Wis. clergy abuse victims lobby Vatican on claims

MILWAUKEE (WI)
Wall Street Journal

[letter to the Vatican]

Associated Press

MILWAUKEE — Clergy sexual abuse victims and priests in Wisconsin said Tuesday that they’ve asked Roman Catholic officials at the Vatican to move more than $50 million from a cemetery trust fund and make it available to settle bankruptcy claims against the Archdiocese of Milwaukee.

The letter to the Congregation for the Clergy, the church office that oversees abuse cases, essentially asks it to undo an order that authorized New York Cardinal Timothy Dolan to create the trust fund in 2007, when he was archbishop in Milwaukee.

The cemetery fund had been seen as one of the archdiocese’s few significant assets when it filed for bankruptcy in 2011, but a federal judge declared the money off-limits last summer, saying the trust was protected by the First Amendment’s freedom of religion. That decision, coupled with the archdiocese’s recent announcement of a settlement with one of its major insurers, has raised questions about how much money is available to pay the hundreds of sexual abuse victims who have filed claims in bankruptcy court.

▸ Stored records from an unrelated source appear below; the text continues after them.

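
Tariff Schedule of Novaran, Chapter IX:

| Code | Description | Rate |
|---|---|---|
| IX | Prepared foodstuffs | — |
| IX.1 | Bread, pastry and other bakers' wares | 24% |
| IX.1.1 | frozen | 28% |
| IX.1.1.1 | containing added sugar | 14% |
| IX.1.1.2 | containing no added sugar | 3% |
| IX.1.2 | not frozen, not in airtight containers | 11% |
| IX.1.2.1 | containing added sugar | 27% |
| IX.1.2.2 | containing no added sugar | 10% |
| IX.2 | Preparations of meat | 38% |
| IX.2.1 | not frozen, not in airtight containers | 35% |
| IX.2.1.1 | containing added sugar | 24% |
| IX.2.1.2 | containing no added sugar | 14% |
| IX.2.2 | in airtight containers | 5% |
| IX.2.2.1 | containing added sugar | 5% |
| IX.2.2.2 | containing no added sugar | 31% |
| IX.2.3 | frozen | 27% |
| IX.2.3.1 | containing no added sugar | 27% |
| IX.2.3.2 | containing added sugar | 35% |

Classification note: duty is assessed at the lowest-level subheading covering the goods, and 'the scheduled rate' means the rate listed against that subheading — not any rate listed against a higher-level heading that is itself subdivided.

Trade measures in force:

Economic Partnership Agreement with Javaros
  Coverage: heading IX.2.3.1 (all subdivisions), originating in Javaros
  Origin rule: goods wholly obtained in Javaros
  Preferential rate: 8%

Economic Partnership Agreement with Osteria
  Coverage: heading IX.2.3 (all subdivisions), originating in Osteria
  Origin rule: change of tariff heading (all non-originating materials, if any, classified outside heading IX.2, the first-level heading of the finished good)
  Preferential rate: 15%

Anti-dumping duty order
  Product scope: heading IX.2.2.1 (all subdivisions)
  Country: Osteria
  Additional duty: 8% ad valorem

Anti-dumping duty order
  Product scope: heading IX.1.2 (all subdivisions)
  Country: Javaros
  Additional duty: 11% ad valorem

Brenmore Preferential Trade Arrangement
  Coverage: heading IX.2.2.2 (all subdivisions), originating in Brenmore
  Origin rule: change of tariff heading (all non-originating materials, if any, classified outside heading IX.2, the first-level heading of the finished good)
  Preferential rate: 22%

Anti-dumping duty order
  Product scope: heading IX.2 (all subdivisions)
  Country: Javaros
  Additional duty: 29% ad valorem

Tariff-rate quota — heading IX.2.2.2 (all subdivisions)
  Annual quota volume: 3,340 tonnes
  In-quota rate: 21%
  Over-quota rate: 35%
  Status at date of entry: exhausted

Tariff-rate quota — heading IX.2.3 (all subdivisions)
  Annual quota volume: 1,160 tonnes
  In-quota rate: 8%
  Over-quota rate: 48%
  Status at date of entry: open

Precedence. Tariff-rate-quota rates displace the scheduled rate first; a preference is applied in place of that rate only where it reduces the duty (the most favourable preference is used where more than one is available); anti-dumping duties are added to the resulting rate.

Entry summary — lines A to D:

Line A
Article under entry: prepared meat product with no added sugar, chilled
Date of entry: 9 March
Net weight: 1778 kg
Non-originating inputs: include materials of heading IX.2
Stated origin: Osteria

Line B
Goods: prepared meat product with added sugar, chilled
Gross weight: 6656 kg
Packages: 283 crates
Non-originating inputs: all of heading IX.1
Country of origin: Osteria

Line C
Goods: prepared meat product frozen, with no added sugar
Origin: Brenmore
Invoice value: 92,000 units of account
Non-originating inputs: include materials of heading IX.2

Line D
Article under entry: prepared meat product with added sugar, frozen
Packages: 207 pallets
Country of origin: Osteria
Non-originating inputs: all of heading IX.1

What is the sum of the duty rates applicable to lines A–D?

54%

Line A: prepared meat product → IX.2; chilled → IX.2.1; with no added sugar → IX.2.1.2. Scheduled 14%. Osteria agreement on IX.2.3: IX.2.1.2 not covered. → 14%.
Line B: prepared meat product → IX.2; chilled → IX.2.1; with added sugar → IX.2.1.1. Scheduled 24%. Osteria agreement on IX.2.3: IX.2.1.1 not covered. → 24%.
Line C: prepared meat product → IX.2; frozen → IX.2.3; with no added sugar → IX.2.3.1. Scheduled 27%. quota on IX.2.3 open → in-quota 8%; Brenmore agreement on IX.2.2.2: IX.2.3.1 not covered. → 8%.
Line D: prepared meat product → IX.2; frozen → IX.2.3; with added sugar → IX.2.3.2. Scheduled 35%. quota on IX.2.3 open → in-quota 8%; Osteria agreement on IX.2.3: CTH met → 15% available; preference 15% not lower than 8% → no reduction. → 8%.
Sum: 14% + 24% + 8% + 8% = 54%.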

The letter sent Friday has no bearing on U.S. court proceedings but instead is an appeal to the church to do justice according to its own teachings and legal code, said Rev. James Connell, a former vice chancellor of the Archdiocese of Milwaukee and co-founder of the Survivors and Clergy Leadership Alliance. He acknowledged the appeal was unusual and a Vatican response would be “historic.”